# Cobalt Blue Poison



## deenodean

I was at another collectors house last week and saw this on his window. 1 ounce, tooled top, the seam does NOT go thru the top. I have an amethyst one that is similiar , I will post a pic. The amethyst is Canadian, perhaps made in Nova Scotia. Thoughts on the cobalt is appreciated. I saw another one like it 2 years ago at an antique shop for $40.00 . A bad mistake for leaving it ? 
[attachment=image.jpeg]
[attachment=image(QW).jpeg
[attachment=image(SQ).jpeg
[attachment=image(QW).jpeg


----------



## deenodean

[attachment=image.jpg]


----------



## Robby Raccoon

Either you're tall, or your ceiling is short (or both.) I REALLY like 'em.


----------



## cowseatmaize

Either way, the bottle defies gravity Bear. I think that's more interesting. []


----------



## 2find4me

cowseatmaize said:
			
		

> Either way, the bottle defies gravity Bear. I think that's more interesting. []

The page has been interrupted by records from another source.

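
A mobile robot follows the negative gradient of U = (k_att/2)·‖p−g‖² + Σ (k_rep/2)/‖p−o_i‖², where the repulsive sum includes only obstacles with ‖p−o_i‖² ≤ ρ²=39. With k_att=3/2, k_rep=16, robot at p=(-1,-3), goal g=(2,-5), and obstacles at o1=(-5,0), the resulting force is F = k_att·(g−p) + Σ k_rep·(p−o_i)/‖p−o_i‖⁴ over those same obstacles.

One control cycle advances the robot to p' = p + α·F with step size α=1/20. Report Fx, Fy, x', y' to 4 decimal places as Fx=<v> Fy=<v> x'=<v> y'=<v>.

Fx=4.6024 Fy=-3.0768 x'=-0.7699 y'=-3.1538

F_att = 3/2·(g−p) = 3/2·(3,-2) = (4.5000,-3.0000)
o1: d²=25 ≤ ρ²=39; F_rep = 16·(4,-3)/25² = (0.1024,-0.0768)
F = F_att + ΣF_rep = (4.6024,-3.0768)
p' = p + 1/20·F = (-0.7699,-3.1538)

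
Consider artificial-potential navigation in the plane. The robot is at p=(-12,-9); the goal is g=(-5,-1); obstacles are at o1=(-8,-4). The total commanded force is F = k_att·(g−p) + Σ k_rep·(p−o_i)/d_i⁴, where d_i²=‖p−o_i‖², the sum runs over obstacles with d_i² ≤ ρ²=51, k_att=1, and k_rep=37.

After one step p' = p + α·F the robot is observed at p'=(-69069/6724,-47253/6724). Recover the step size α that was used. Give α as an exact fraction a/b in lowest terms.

F_att = 1·(g−p) = 1·(7,8) = (7.0000,8.0000)
o1: d²=41 ≤ ρ²=51; F_rep = 37·(-4,-5)/41² = (-0.0880,-0.1101)
F = F_att + ΣF_rep = (6.9120,7.8899)
Δp = p'−p = (1.7280,1.9725); α = Δx/Fx = (11619/6724) / (11619/1681) = 1/4
check: Δy/Fy = (13263/6724) / (13263/1681) = 1/4 ✓

α = 1/4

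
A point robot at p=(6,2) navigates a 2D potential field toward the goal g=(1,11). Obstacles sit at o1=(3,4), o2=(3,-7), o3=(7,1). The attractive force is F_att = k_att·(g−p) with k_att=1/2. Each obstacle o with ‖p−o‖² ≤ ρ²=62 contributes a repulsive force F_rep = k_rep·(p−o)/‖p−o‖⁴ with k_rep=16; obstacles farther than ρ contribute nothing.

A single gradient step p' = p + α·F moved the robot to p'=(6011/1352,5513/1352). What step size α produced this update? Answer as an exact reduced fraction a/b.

α = 1/4

F_att = 1/2·(g−p) = 1/2·(-5,9) = (-2.5000,4.5000)
o1: d²=13 ≤ ρ²=62; F_rep = 16·(3,-2)/13² = (0.2840,-0.1893)
o2: d²=90 > ρ²=62 → inactive
o3: d²=2 ≤ ρ²=62; F_rep = 16·(-1,1)/2² = (-4.0000,4.0000)
F = F_att + ΣF_rep = (-6.2160,8.3107)
Δp = p'−p = (-1.5540,2.0777); α = Δx/Fx = (-2101/1352) / (-2101/338) = 1/4
check: Δy/Fy = (2809/1352) / (2809/338) = 1/4 ✓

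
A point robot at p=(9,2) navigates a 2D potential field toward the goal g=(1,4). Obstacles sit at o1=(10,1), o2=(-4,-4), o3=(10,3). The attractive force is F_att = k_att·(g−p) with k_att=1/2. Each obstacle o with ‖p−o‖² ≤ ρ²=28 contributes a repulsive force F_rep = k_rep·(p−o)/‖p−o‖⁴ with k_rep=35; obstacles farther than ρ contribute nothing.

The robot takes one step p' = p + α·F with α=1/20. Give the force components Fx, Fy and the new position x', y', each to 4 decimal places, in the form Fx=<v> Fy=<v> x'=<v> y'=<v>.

F_att = 1/2·(g−p) = 1/2·(-8,2) = (-4.0000,1.0000)
o1: d²=2 ≤ ρ²=28; F_rep = 35·(-1,1)/2² = (-8.7500,8.7500)
o2: d²=205 > ρ²=28 → inactive
o3: d²=2 ≤ ρ²=28; F_rep = 35·(-1,-1)/2² = (-8.7500,-8.7500)
F = F_att + ΣF_rep = (-21.5000,1.0000)
p' = p + 1/20·F = (7.9250,2.0500)

Fx=-21.5000 Fy=1.0000 x'=7.9250 y'=2.0500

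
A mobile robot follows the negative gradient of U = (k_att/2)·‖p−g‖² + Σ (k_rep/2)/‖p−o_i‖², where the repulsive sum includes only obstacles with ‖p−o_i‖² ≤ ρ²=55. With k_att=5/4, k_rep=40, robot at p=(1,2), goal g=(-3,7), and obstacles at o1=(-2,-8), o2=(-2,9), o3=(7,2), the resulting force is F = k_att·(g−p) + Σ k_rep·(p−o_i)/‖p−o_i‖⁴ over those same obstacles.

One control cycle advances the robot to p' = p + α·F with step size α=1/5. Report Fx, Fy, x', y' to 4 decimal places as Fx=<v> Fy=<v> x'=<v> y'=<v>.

Fx=-5.1852 Fy=6.2500 x'=-0.0370 y'=3.2500

F_att = 5/4·(g−p) = 5/4·(-4,5) = (-5.0000,6.2500)
o1: d²=109 > ρ²=55 → inactive
o2: d²=58 > ρ²=55 → inactive
o3: d²=36 ≤ ρ²=55; F_rep = 40·(-6,0)/36² = (-0.1852,0.0000)
F = F_att + ΣF_rep = (-5.1852,6.2500)
p' = p + 1/5·F = (-0.0370,3.2500)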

HahaNice poison, I would say that looks Canadian. Pretty sure its in the range of $75-$95 if mint or near mint.  Couldn't tell you the ID # or whatever its called, Poison_Us would probably know. Looks about 1 oz. or so.


----------



## mctaggart67

The cobalt is Dominion Glass Co., 1910s through to the 1920s. Price depends on demand and colour. I'd say in the $50 to $75 range, though a dogfight for it may bump it up to $100. My theory (and it's just that) is that the design is originally Humphrey's or Lamont -- more likely the latter, given evidence in Vienneau's book -- and the rights to the style got caught up in the consolidation which led to Dominion's formation in 1913. The amethyst and clear ones are likely Nova Scotia made.


----------



## deenodean

Thanks. I took the picture of my amethyst poison close to the wall and not on the ceiling...sorry for the optical illusion..[]My bottle is strap-side, the cobalt is not.This cobalt is MINT ..I should have bought the one I saw at that antique shop.. it was also close to being mint !


----------



## Poison_Us

Your amathyst one is just a sun drenched clear. There are many sizes and slight variants to this bottle. It is cabadian. They are listed as KR-10 and are somewhat scarce, but the sheer number of sizes and variants make them appear more common. Prices range all over the place because of this. Some sizes or variants are more rare than others.


----------



## hunterhart0726

I have found two poison bottles in the past few weeks. One is a Sharpe & Dohme and blue in color and the other is the same shape but large and brown. Both are in the image attached. Any ideas?


----------



## Poison_Us

The cobalt one is a KV-6, but is not a poison.  Can read more here: http://www.poisonousaddiction.com/html/impostors.html
The amber is a KV-1.  Very common as it has quite the range of sizes and variations.  Some of them, however, are rare and can be worth some good coin. But the one you have is one of the common ones.


----------